We Have No Words but Must Have a Reaction

Can there be words to describe the sudden and horrific deaths of a chassan and kallah who were, only hours earlier, making plans for their chasunah? Words to describe how such a tragedy could so horribly jar a Chol Hamoed, a time of great simchah? Words to capture the pain of families who had been celebrating Pesach and their children’s engagement finding themselves making arrangements for levayos?

No, words fail here. The shock and pain must remain uncaptured in language. But they must be captured in hearts, those not only of the families and friends of Yisroel Levin, z”l, and Elisheva Kaplan, a”h, but of all members of Klal Yisrael.

Yisroel’s parents, who live in Flatbush, are mispallelim at the Mirrer Yeshiva and Agudas Yisroel Snif Zichron Shmuel. Elisheva’s, who live in Far Rockaway, are noted oskim b’tzorchei tzibbur in their community.

The levayos, which took place at Yeshiva Darchei Torah, were attended by hundreds of mourners. Along with all of Klal Yisrael, we offer our deep, humble condolences to the bereaved mishpachos.

Engaged only a week, the chassan and kallah were on the way back from visiting a grandfather when they were tragically killed in an automobile accident early Wednesday morning when five cars collided in a chain-reaction crash on the Nassau Expressway in Lawrence, just outside of Kennedy International Airport. The couple was trapped in their car, which had caught fire. Two people were arrested, one of whom was charged with drunken driving and being under the influence of drugs. Homicide charges are being considered.

The accused, a 25-year-old woman named Zakiyyah Steward, who had burglarized a business four times and had illegal substances in her pocket when she was arrested, pleaded not guilty. Her father, Ntchwaidumela Bui, claimed that the crash was the victims’ fault.

There is much that many will understandably focus on here. The scourge of driving under the influence of alcohol or drugs, the safety of cars, the incredible impudence of the father of a criminal who may well have caused the deaths of two people, trying to defend her by blaming those who were killed. And the fact that a Brooklyn Supreme Court judge, it was reported, had opted to reject prosecutors’ recommendation of a bench warrant for the arrest of the woman, who had missed two court appearances.

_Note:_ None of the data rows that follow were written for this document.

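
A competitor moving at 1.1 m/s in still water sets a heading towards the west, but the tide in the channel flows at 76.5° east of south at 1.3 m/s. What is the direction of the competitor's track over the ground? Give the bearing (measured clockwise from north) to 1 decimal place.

151.6°

Taking east as x and north as y: velocity relative to the water = (-1.100, 0.000) m/s; the water relative to ground = (1.264, -0.303) m/s.
Velocity relative to ground = (-1.100, 0.000) + (1.264, -0.303) = (0.164, -0.303) m/s.
Bearing = atan2(0.16, -0.30) = 151.60° clockwise from north.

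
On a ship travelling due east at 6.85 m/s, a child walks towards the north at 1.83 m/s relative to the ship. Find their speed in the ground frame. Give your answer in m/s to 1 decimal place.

7.1 m/s

Taking east as x and north as y: ship velocity = (6.850, 0.000) m/s; child velocity relative to ship = (0.000, 1.830) m/s.
Velocity relative to ground = (6.850, 0.000) + (0.000, 1.830) = (6.850, 1.830) m/s.
Speed = |(6.850, 1.830)| = 7.090 m/s.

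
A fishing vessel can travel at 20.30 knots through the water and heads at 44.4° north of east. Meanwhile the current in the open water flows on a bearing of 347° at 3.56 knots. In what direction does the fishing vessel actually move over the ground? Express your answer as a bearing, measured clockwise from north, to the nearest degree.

038°

Taking east as x and north as y: velocity relative to the water = (14.504, 14.203) knots; the water relative to ground = (-0.801, 3.469) knots.
Velocity relative to ground = (14.504, 14.203) + (-0.801, 3.469) = (13.703, 17.672) knots.
Bearing = atan2(13.70, 17.67) = 37.79° clockwise from north.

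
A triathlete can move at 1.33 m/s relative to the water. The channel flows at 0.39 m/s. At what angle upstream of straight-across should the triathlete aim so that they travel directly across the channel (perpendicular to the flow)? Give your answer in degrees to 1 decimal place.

17.1°

To cancel the current, the upstream component of the triathlete's velocity must equal the flow: 1.33 sin θ = 0.39.
sin θ = 0.39 / 1.33 = 0.2932.
θ = arcsin(0.2932) = 17.052°.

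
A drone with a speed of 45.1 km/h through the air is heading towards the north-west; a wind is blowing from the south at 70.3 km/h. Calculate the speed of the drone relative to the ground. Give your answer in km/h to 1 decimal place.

107.1 km/h

Taking east as x and north as y: velocity relative to the air = (-31.891, 31.891) km/h; the air relative to ground = (0.000, 70.300) km/h.
Velocity relative to ground = (-31.891, 31.891) + (0.000, 70.300) = (-31.891, 102.191) km/h.
Speed = |(-31.891, 102.191)| = 107.051 km/h.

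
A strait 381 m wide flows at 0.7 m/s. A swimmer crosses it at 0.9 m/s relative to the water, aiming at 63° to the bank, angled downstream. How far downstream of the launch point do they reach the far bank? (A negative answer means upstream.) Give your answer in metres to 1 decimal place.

526.7 m

Perpendicular speed = 0.802 m/s; crossing time = 381 / 0.802 = 475.118 s.
Net downstream speed = 1.109 m/s.
Drift = 1.109 × 475.118 = 526.712 m (downstream).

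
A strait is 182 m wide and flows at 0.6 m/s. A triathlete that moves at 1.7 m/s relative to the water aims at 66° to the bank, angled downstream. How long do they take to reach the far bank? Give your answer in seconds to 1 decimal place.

117.2 s

The component of the triathlete's velocity perpendicular to the bank is 1.7 × sin 66° = 1.553 m/s.
The current is parallel to the bank, so it does not affect the crossing time.
Time = 182 / 1.553 = 117.190 s.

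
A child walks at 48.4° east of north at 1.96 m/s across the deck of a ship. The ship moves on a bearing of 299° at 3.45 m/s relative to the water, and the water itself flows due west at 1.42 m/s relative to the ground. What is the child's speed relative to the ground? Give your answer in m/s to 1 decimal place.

In east/north components (m/s): child relative to ship = (1.466, 1.301); ship relative to water = (-3.017, 1.673); water relative to ground = (-1.420, 0.000).
Sum = (-2.972, 2.974) m/s.
Speed = |(-2.972, 2.974)| = 4.204 m/s.

4.2 m/s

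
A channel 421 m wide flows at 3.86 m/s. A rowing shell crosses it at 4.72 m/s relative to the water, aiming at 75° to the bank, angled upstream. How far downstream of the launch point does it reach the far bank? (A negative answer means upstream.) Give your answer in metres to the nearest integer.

Perpendicular speed = 4.559 m/s; crossing time = 421 / 4.559 = 92.341 s.
Net downstream speed = 2.638 m/s.
Drift = 2.638 × 92.341 = 243.631 m (downstream).

244 m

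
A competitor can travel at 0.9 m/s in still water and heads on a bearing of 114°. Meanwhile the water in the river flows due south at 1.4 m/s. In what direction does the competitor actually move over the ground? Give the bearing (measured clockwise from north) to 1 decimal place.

Taking east as x and north as y: velocity relative to the water = (0.822, -0.366) m/s; the water relative to ground = (0.000, -1.400) m/s.
Velocity relative to ground = (0.822, -0.366) + (0.000, -1.400) = (0.822, -1.766) m/s.
Bearing = atan2(0.82, -1.77) = 155.04° clockwise from north.

155.0°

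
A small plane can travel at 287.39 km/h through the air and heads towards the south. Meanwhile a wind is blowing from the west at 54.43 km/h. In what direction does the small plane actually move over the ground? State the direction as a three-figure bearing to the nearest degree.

169°

Taking east as x and north as y: velocity relative to the air = (0.000, -287.390) km/h; the air relative to ground = (54.430, 0.000) km/h.
Velocity relative to ground = (0.000, -287.390) + (54.430, 0.000) = (54.430, -287.390) km/h.
Bearing = atan2(54.43, -287.39) = 169.28° clockwise from north.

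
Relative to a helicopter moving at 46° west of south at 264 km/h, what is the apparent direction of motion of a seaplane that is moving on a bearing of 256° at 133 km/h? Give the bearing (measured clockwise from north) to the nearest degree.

022°

Taking east as x and north as y: seaplane velocity = (-129.049, -32.176) km/h; helicopter velocity = (-189.906, -183.390) km/h.
Velocity of seaplane relative to helicopter = (-129.049, -32.176) − (-189.906, -183.390) = (60.856, 151.214) km/h.
Bearing = atan2(60.86, 151.21) = 21.92° clockwise from north.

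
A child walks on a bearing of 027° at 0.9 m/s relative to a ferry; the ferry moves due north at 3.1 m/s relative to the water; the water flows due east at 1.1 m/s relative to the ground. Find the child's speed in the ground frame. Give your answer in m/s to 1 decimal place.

In east/north components (m/s): child relative to ferry = (0.409, 0.802); ferry relative to water = (0.000, 3.100); water relative to ground = (1.100, 0.000).
Sum = (1.509, 3.902) m/s.
Speed = |(1.509, 3.902)| = 4.183 m/s.

4.2 m/s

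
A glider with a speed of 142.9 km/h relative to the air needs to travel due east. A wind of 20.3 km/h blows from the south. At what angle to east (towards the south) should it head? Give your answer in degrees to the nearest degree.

8°

The wind pushes perpendicular to the desired track; the heading must have a component into the wind equal to 20.3 km/h: 142.9 sin θ = 20.3.
sin θ = 0.1421, so θ = 8.167°.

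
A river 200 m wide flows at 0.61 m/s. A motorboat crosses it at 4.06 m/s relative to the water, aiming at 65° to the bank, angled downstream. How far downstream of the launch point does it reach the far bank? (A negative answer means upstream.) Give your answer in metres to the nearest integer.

Perpendicular speed = 3.680 m/s; crossing time = 200 / 3.680 = 54.354 s.
Net downstream speed = 2.326 m/s.
Drift = 2.326 × 54.354 = 126.417 m (downstream).

126 m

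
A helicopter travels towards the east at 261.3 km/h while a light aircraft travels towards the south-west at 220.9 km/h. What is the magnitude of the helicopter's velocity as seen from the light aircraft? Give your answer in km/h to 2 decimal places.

Taking east as x and north as y: helicopter velocity = (261.300, 0.000) km/h; light aircraft velocity = (-156.200, -156.200) km/h.
Velocity of helicopter relative to light aircraft = (261.300, 0.000) − (-156.200, -156.200) = (417.500, 156.200) km/h.
Magnitude = |(417.500, 156.200)| = 445.763 km/h.

445.76 km/h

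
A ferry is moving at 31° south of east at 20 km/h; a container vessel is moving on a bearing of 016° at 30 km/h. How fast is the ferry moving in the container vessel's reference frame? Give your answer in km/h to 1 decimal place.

Taking east as x and north as y: ferry velocity = (17.143, -10.301) km/h; container vessel velocity = (8.269, 28.838) km/h.
Velocity of ferry relative to container vessel = (17.143, -10.301) − (8.269, 28.838) = (8.874, -39.139) km/h.
Magnitude = |(8.874, -39.139)| = 40.132 km/h.

40.1 km/h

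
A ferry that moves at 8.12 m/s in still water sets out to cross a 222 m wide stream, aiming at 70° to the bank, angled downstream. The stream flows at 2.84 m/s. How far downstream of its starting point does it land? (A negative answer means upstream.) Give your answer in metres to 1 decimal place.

163.4 m

Perpendicular speed = 7.630 m/s; crossing time = 222 / 7.630 = 29.095 s.
Net downstream speed = 5.617 m/s.
Drift = 5.617 × 29.095 = 163.430 m (downstream).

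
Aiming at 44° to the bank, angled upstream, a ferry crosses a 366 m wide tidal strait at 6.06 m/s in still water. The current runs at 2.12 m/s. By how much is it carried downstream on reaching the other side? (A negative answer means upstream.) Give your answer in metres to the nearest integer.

Perpendicular speed = 4.210 m/s; crossing time = 366 / 4.210 = 86.944 s.
Net downstream speed = -2.239 m/s.
Drift = -2.239 × 86.944 = -194.684 m (upstream).

-195 m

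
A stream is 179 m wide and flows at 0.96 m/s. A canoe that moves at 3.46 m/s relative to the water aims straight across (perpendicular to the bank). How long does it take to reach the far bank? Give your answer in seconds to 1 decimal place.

The component of the canoe's velocity perpendicular to the bank is 3.46 m/s.
The current is parallel to the bank, so it does not affect the crossing time.
Time = 179 / 3.460 = 51.734 s.

51.7 s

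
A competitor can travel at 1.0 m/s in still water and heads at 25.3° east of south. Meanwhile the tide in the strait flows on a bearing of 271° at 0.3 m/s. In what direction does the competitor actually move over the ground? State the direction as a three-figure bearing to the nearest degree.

Taking east as x and north as y: velocity relative to the water = (0.427, -0.904) m/s; the water relative to ground = (-0.300, 0.005) m/s.
Velocity relative to ground = (0.427, -0.904) + (-0.300, 0.005) = (0.127, -0.899) m/s.
Bearing = atan2(0.13, -0.90) = 171.93° clockwise from north.

172°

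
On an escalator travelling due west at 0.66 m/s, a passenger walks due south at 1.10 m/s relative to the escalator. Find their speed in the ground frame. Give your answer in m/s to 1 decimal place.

1.3 m/s

Taking east as x and north as y: escalator velocity = (-0.660, 0.000) m/s; passenger velocity relative to escalator = (0.000, -1.100) m/s.
Velocity relative to ground = (-0.660, 0.000) + (0.000, -1.100) = (-0.660, -1.100) m/s.
Speed = |(-0.660, -1.100)| = 1.283 m/s.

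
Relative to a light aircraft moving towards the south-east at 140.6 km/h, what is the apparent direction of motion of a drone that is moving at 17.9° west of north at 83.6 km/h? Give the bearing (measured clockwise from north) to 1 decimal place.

325.0°

Taking east as x and north as y: drone velocity = (-25.695, 79.553) km/h; light aircraft velocity = (99.419, -99.419) km/h.
Velocity of drone relative to light aircraft = (-25.695, 79.553) − (99.419, -99.419) = (-125.114, 178.973) km/h.
Bearing = atan2(-125.11, 178.97) = 325.04° clockwise from north.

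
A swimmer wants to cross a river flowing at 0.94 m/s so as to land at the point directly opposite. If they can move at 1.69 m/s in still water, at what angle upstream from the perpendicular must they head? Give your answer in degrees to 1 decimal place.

To cancel the current, the upstream component of the swimmer's velocity must equal the flow: 1.69 sin θ = 0.94.
sin θ = 0.94 / 1.69 = 0.5562.
θ = arcsin(0.5562) = 33.794°.

33.8°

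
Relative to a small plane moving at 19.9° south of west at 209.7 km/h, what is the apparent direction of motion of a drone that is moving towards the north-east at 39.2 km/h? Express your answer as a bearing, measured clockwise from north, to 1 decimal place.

Taking east as x and north as y: drone velocity = (27.719, 27.719) km/h; small plane velocity = (-197.178, -71.378) km/h.
Velocity of drone relative to small plane = (27.719, 27.719) − (-197.178, -71.378) = (224.897, 99.096) km/h.
Bearing = atan2(224.90, 99.10) = 66.22° clockwise from north.

066.2°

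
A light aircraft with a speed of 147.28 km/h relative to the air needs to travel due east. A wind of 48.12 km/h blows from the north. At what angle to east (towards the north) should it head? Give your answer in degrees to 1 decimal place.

The wind pushes perpendicular to the desired track; the heading must have a component into the wind equal to 48.12 km/h: 147.28 sin θ = 48.12.
sin θ = 0.3267, so θ = 19.070°.

19.1°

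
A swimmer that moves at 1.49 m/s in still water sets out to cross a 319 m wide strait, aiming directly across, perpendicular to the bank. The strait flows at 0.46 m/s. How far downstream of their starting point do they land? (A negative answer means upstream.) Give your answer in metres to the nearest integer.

Perpendicular speed = 1.490 m/s; crossing time = 319 / 1.490 = 214.094 s.
Net downstream speed = 0.460 m/s.
Drift = 0.460 × 214.094 = 98.483 m (downstream).

98 m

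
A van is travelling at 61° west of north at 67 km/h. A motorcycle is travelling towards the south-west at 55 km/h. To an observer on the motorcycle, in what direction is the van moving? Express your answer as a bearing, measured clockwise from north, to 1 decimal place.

Taking east as x and north as y: van velocity = (-58.600, 32.482) km/h; motorcycle velocity = (-38.891, -38.891) km/h.
Velocity of van relative to motorcycle = (-58.600, 32.482) − (-38.891, -38.891) = (-19.709, 71.373) km/h.
Bearing = atan2(-19.71, 71.37) = 344.56° clockwise from north.

344.6°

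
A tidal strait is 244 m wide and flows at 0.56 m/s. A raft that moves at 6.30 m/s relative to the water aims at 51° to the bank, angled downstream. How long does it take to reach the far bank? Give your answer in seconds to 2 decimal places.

49.84 s

The component of the raft's velocity perpendicular to the bank is 6.30 × sin 51° = 4.896 m/s.
The flow acts along the bank and has no component across it.
Time = 244 / 4.896 = 49.836 s.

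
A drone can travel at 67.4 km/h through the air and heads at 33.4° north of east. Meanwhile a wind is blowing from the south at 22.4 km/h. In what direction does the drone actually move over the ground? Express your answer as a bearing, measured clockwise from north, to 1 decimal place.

043.4°

Taking east as x and north as y: velocity relative to the air = (56.269, 37.102) km/h; the air relative to ground = (0.000, 22.400) km/h.
Velocity relative to ground = (56.269, 37.102) + (0.000, 22.400) = (56.269, 59.502) km/h.
Bearing = atan2(56.27, 59.50) = 43.40° clockwise from north.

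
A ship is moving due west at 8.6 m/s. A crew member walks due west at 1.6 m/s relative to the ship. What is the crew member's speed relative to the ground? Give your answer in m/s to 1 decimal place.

10.2 m/s

Taking east as x and north as y: ship velocity = (-8.600, 0.000) m/s; crew member velocity relative to ship = (-1.600, 0.000) m/s.
Velocity relative to ground = (-8.600, 0.000) + (-1.600, 0.000) = (-10.200, 0.000) m/s.
Speed = |(-10.200, 0.000)| = 10.200 m/s.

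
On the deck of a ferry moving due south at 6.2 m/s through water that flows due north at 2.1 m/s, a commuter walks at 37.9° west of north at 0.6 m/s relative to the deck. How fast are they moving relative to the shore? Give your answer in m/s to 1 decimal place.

In east/north components (m/s): commuter relative to ferry = (-0.369, 0.473); ferry relative to water = (0.000, -6.200); water relative to ground = (0.000, 2.100).
Sum = (-0.369, -3.627) m/s.
Speed = |(-0.369, -3.627)| = 3.645 m/s.

3.6 m/s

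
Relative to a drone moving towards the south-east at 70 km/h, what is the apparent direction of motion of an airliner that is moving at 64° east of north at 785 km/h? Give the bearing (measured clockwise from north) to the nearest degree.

059°

Taking east as x and north as y: airliner velocity = (705.553, 344.121) km/h; drone velocity = (49.497, -49.497) km/h.
Velocity of airliner relative to drone = (705.553, 344.121) − (49.497, -49.497) = (656.056, 393.619) km/h.
Bearing = atan2(656.06, 393.62) = 59.04° clockwise from north.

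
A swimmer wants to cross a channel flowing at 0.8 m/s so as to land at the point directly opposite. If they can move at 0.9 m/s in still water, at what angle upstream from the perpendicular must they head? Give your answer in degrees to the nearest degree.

63°

To cancel the current, the upstream component of the swimmer's velocity must equal the flow: 0.9 sin θ = 0.8.
sin θ = 0.8 / 0.9 = 0.8889.
θ = arcsin(0.8889) = 62.734°.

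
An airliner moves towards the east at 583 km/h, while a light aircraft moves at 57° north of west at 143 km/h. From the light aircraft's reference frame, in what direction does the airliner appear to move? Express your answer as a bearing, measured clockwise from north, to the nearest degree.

Taking east as x and north as y: airliner velocity = (583.000, 0.000) km/h; light aircraft velocity = (-77.883, 119.930) km/h.
Velocity of airliner relative to light aircraft = (583.000, 0.000) − (-77.883, 119.930) = (660.883, -119.930) km/h.
Bearing = atan2(660.88, -119.93) = 100.29° clockwise from north.

100°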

But what we need most of all to focus on is the tragedy itself, and the fact that it was only the most recent of several fatal deaths due to fire in the observant community in recent months and years. In 2015, we all remember, seven children of the Sassoon family perished together in an early morning house fire, and this past Chanukah, a catastrophic fire took the lives of Aliza Azan and three of her children.

A believing Jew doesn’t just endeavor to share in the pain of the bereaved in times of tragedy. He also engages in soul-searching and endeavors to look inward, to try to see what aspects of his own conduct can use rectification and chizuk.

And when it is not only a single, isolated calamity but a series of them, particularly when they share something in common, the introspection becomes all the more important.

The einei ha’eidah have not shied from stressing areas in which the community would do well to improve. This is not the place to list them. But each of us knows his own shortcomings, and all of us know that the emergence of Klal Yisrael as a nation we just celebrated on Pesach, makes us responsible for one another. And so, whatever else we do in response to the recent tragedy and those that preceded it, prime among our reactions must be introspection.

B’Nissan nigalu, b’Nissan asidin liga’el (Rosh Hashanah 11a). In Nisan our ancestors were redeemed, and in Nisan will we be redeemed, in the ultimate redemption of our people. May we all merit that geulah, bim’heirah.